José Guillermo Buenadicha Sánchez

De la rabia y de la idea

José Guillermo Buenadicha Sánchez


Arrugas

03/03/2023

La arruga es bella, decía Adolfo Domínguez. Pero hay quien la entiende decrepitud, pérdida de contacto con la adánica realidad, y se critica en estos días a algún protagonista de la Transición por las muchas que tiene, ahora que se lanza de nuevo no se sabe bien si a la arena política o a la de la pista central de un circo. Es cierto que hay veces en que las estrías denotan demencia senil, pero también otras, las más, representan conocimiento, experiencia, la vida sin agendas ocultas ni venganzas: tan solo el deseo de ver —no metafóricamente— un nuevo amanecer. Muchos países u organizaciones religiosas respetan y practican la gerontocracia; su rechazo quizás esconda una inadmisible gerontofobia.
Pero dejemos lo político, que bastante dará que hablar; volvamos a las arrugas.
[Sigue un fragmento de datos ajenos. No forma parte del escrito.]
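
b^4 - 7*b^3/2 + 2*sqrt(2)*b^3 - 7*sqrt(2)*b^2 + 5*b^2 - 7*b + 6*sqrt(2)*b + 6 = (b - 2)*(b - 3/2)*(b + sqrt(2))^2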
Son marcas de lo reiterado, de gestos repetidos mil veces, restos de cicatrices, de frotar hastiados el rostro. Viendo hoy la ciudad abierta en canal —como decía Quevedo, no hallé cosa donde poner los ojos que no fuese recuerdo de unas obras— para replantear escaleras, pabellones y piscinas, trazar carriles-bici, arreglar la enésima rotura de las tuberías del agua o instalar la nueva red de calor, me da por pensar si no serán futuras rugosidades en nuestro rostro urbano. Como si nos hubiese dado por envejecer de golpe en estos meses preelectorales, aunque no faltará el cándido que me diga que lo hacemos para rejuvenecer. Da igual el bótox; el paso del tiempo no perdona y, al final, todo será hendidura en la piel, nuevo tatuaje municipal.
Las ciudades son un palimpsesto, terreno virgen en el que escriben sucesivas civilizaciones. Vetones, romanos, visigodos, árabes, judíos: los recreamos a través de la impronta que dejaron en nuestra ubicación en un cerro sobre el río, en el trazado del recinto amurallado, en la elección de su granito, el de palacios o iglesias. A veces quedan arrugas visibles, pero otras, pliegues del alma que no se ven: maqbaras, cementerios judíos, calles ya desaparecidas, ruinas olvidadas que se intuyen, no en su existencia, sino por condicionar el desarrollo a su alrededor, como oscuras fuerzas o poltergeists a lo largo de los siglos. Incluso los de decadencia, el XVIII y XIX, cuando Ávila rodaba cuesta abajo hacia la desaparición y la nada, nos han dejado sus surcos grabados en el ceño fruncido, en el carácter adusto que nos orna, en los oscuros callejones reinventados en leyendas apócrifas, en los adoquines desgastados por calzas de administradores palaciegos, monjas y sacerdotes.
En los últimos años hemos añadido patas de gallo a nuestra fisonomía con los barrios industriales y del aluvión inmigrante de los sesenta y con la reciente fallida quimera de la ciudad de los cien mil, que no fueron moscas atrapadas en nuestra miel sino hijos de San Luis retornándonos al absolutismo de la mediocridad. Nos han salido nuevas grietas, barrios vacíos, naves industriales o audaces auditorios, que dentro de mil años serán restos perdidos o incomprendidos. Y no sé, estimados tres lectores, si los abulenses de entonces entenderán todas estas arrugas de hoy como muestras de sabiduría o más bien como inútiles y enajenadas mociones de censura a nuestra historia y futuro.